Don't Throw it Away! The Utility of Unlabeled Data in Fair Decision
Making
- URL: http://arxiv.org/abs/2205.04790v2
- Date: Wed, 11 May 2022 14:06:55 GMT
- Title: Don't Throw it Away! The Utility of Unlabeled Data in Fair Decision
Making
- Authors: Miriam Rateike, Ayan Majumdar, Olga Mineeva, Krishna P. Gummadi,
Isabel Valera
- Abstract summary: We propose a novel method based on a variational autoencoder for practical fair decision-making.
Our method learns an unbiased data representation leveraging both labeled and unlabeled data.
Our method converges to the optimal (fair) policy according to the ground-truth with low variance.
- Score: 14.905698014932488
- License: http://arxiv.org/licenses/nonexclusive-distrib/1.0/
- Abstract: Decision making algorithms, in practice, are often trained on data that
exhibits a variety of biases. Decision-makers often aim to take decisions based
on some ground-truth target that is assumed or expected to be unbiased, i.e.,
equally distributed across socially salient groups. In many practical settings,
the ground-truth cannot be directly observed, and instead, we have to rely on a
biased proxy measure of the ground-truth, i.e., biased labels, in the data. In
addition, data is often selectively labeled, i.e., even the biased labels are
only observed for a small fraction of the data that received a positive
decision. To overcome label and selection biases, recent work proposes to learn
stochastic, exploring decision policies via i) online training of new policies
at each time-step and ii) enforcing fairness as a constraint on performance.

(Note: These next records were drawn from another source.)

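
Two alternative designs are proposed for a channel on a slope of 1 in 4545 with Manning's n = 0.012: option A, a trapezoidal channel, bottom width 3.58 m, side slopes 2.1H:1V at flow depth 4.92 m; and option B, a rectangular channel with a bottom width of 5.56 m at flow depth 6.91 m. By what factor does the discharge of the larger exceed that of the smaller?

2.13

Channel A: With bottom width b = 3.58 m and side slope z = 2.1: A = (b + zy)y = (3.58 + 2.1×4.92)×4.92 = 68.45 m²; P = b + 2y√(1+z²) = 3.58 + 2×4.92×2.326 = 26.47 m. Hydraulic radius R = A/P = 68.45/26.47 = 2.586 m. Q_A = (1/0.012)·68.45·2.586^(2/3)·√0.00022 = 159.4 m³/s.
Channel B: Flow area A = b·y = 5.56 × 6.91 = 38.42 m². Wetted perimeter P = b + 2y = 5.56 + 2×6.91 = 19.38 m. Hydraulic radius R = A/P = 38.42/19.38 = 1.982 m. Q_B = (1/0.012)·38.42·1.982^(2/3)·√0.00022 = 74.94 m³/s.
The larger discharge is 159.4 m³/s and the smaller is 74.94 m³/s; the ratio is 2.13.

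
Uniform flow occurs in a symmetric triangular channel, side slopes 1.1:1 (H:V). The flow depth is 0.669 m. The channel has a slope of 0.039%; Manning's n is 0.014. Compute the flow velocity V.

For a triangular section with side slope z = 1.1: A = zy² = 1.1×0.669² = 0.4923 m²; P = 2y√(1+z²) = 2×0.669×1.487 = 1.989 m.
Hydraulic radius R = A/P = 0.4923/1.989 = 0.2475 m.
From Manning's equation, V = (1/n) R^(2/3) S^(1/2) = (1/0.014) × 0.2475^(2/3) × 0.00039^(1/2) = 0.556 m/s.

V = 0.556 m/s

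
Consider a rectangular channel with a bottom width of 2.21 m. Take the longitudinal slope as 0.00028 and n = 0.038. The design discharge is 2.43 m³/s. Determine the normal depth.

y_n = 2.9 m

Manning's equation rearranged: A R^(2/3) = nQ / (1·√S) = 0.038 × 2.43 / (√0.00028) = 5.518.
Try y = 2.22 m: A R^(2/3) = 4.006 — short.
Try y = 3.51 m: A R^(2/3) = 6.908 — over.
Try y = 2.9 m: A R^(2/3) = 5.524 — close enough.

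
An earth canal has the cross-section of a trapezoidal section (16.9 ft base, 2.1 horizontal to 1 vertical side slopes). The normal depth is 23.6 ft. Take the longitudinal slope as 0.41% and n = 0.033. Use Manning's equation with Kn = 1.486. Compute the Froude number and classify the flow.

subcritical

With bottom width b = 16.9 ft and side slope z = 2.1: A = (b + zy)y = (16.9 + 2.1×23.6)×23.6 = 1568 ft²; P = b + 2y√(1+z²) = 16.9 + 2×23.6×2.326 = 126.7 ft.
Hydraulic radius R = A/P = 1568/126.7 = 12.38 ft.
V = (1.486/n) R^(2/3) √S = (1.486/0.033) × 12.38^(2/3) × √0.0041 = 15.43 ft/s. Hydraulic depth D_h = A/T = 1568/116 = 13.52 ft.
Froude number Fr = V/√(g·D_h) = 15.43/√(32.2×13.52) = 0.74, which is less than 1, so the flow is subcritical.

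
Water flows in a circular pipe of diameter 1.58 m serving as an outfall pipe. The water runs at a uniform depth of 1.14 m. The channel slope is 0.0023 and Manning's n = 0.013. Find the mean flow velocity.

V = 2.24 m/s

For a circular section of diameter D = 1.58 m at depth y = 1.14 m, the central angle is θ = 2 arccos(1 − 2y/D) = 4.06 rad. Then A = (D²/8)(θ − sin θ) = 1.515 m² and P = Dθ/2 = 3.207 m.
Hydraulic radius R = A/P = 1.515/3.207 = 0.4723 m.
From Manning's equation, V = (1/n) R^(2/3) S^(1/2) = (1/0.013) × 0.4723^(2/3) × 0.0023^(1/2) = 2.24 m/s.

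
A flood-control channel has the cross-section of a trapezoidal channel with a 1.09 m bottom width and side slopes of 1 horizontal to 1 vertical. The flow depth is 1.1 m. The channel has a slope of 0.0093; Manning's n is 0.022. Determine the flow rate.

Q = 7.29 m³/s

With bottom width b = 1.09 m and side slope z = 1: A = (b + zy)y = (1.09 + 1×1.1)×1.1 = 2.409 m²; P = b + 2y√(1+z²) = 1.09 + 2×1.1×1.414 = 4.201 m.
Hydraulic radius R = A/P = 2.409/4.201 = 0.5734 m.
Manning's equation: Q = (1/n) A R^(2/3) S^(1/2) = (1/0.022) × 2.409 × 0.5734^(2/3) × 0.0093^(1/2) = 7.29 m³/s.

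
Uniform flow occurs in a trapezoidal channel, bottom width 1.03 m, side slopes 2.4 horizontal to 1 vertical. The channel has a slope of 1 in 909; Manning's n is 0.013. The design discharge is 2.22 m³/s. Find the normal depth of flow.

Manning's equation rearranged: A R^(2/3) = nQ / (1·√S) = 0.013 × 2.22 / (√0.0011) = 0.8701.
At y = 0.443 m: A R^(2/3) = 0.3951 — too small.
At y = 0.825 m: A R^(2/3) = 1.494 — too large.
At y = 0.645 m: A R^(2/3) = 0.8713 — matches.

y_n = 0.645 m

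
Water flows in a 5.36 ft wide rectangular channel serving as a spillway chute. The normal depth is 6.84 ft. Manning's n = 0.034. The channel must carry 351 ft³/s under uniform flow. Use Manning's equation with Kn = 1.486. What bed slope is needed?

S = 0.02

Flow area A = b·y = 5.36 × 6.84 = 36.66 ft². Wetted perimeter P = b + 2y = 5.36 + 2×6.84 = 19.04 ft.
Hydraulic radius R = A/P = 36.66/19.04 = 1.926 ft.
From Manning's equation, S = [nQ / (1.486 A R^(2/3))]² = [0.034 × 351 / (1.486 × 36.66 × 1.926^(2/3))]² = 0.02.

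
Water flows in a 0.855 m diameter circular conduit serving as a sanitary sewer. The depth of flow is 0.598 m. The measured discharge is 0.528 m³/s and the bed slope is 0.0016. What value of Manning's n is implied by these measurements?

For a circular section of diameter D = 0.855 m at depth y = 0.598 m, the central angle is θ = 2 arccos(1 − 2y/D) = 3.962 rad. Then A = (D²/8)(θ − sin θ) = 0.4289 m² and P = Dθ/2 = 1.694 m.
Hydraulic radius R = A/P = 0.4289/1.694 = 0.2532 m.
Rearranging Manning's equation: n = (1/Q) A R^(2/3) S^(1/2) = (1/0.528) × 0.4289 × 0.2532^(2/3) × √0.0016 = 0.013.

n = 0.013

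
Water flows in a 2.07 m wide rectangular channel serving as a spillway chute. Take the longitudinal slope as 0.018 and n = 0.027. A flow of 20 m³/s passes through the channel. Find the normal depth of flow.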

However, the existing approach uses only labeled data, disregarding a large
amount of unlabeled data, and thereby suffers from high instability and
variance in the learned decision policies at different times. In this paper, we
propose a novel method based on a variational autoencoder for practical fair
decision-making. Our method learns an unbiased data representation leveraging
both labeled and unlabeled data and uses the representations to learn a policy
in an online process. Using synthetic data, we empirically validate that our
method converges to the optimal (fair) policy according to the ground-truth
with low variance. In real-world experiments, we further show that our training
approach not only offers a more stable learning process but also yields
policies with higher fairness as well as utility than previous approaches.